Whether or not we consider ourselves tourists is just semantics. The following would like to be made without getting too philosophical or extending the tap question into a political debate, because that is what the original post was and still would like to be: a question. The tourist statement was made because of the attitude that somehow having a trail with water on it is unforgivably giving up a piece of one of the largest features on the surface of the earth, no matter how small that piece. Also, that somehow having done a recreational hike once or twice into the canyon makes you so much better, or more deserving, than the guy from France who visits and has to be rescued. To spell that out: no, I do not mean better in the, "I did 80 miles on my own", that is a clear distinction, but better in the attitude that you are somehow more deserving to use the canyon than the guy from France. Those people drop out after a short distance down the trail anyway, since hiking is so foreign to them.

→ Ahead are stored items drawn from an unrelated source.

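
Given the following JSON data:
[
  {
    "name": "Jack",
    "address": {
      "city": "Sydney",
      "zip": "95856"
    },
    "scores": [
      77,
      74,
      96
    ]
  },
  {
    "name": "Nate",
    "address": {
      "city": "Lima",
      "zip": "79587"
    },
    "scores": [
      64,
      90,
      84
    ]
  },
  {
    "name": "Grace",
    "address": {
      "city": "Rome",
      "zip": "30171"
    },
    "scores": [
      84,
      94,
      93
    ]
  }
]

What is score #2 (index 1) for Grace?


Path: records[2].scores[1]
Value: 94

ANSWER: 94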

Even though the nature of a R2R2R is substantially greater than a walk on the Rim, it is essentially recreation and since it is nowhere near where most people live, it can be classified at tourism. Not the same as motoring from National Park to National Park on the Colorado Plateau to look them and snap pictures, but still a form of tourism.
I almost feel like this should have been started in the political forum, since I get the feeling it produces about the same response as a topic on guns.
I think Monsoon season will begin around June 20, plus or minus 5 days, not by the calendar according to the NWS, but when dew points rise dramatically, and it begins to rain over the Sacramento Mountains. It will start about 10 days later in Arizona.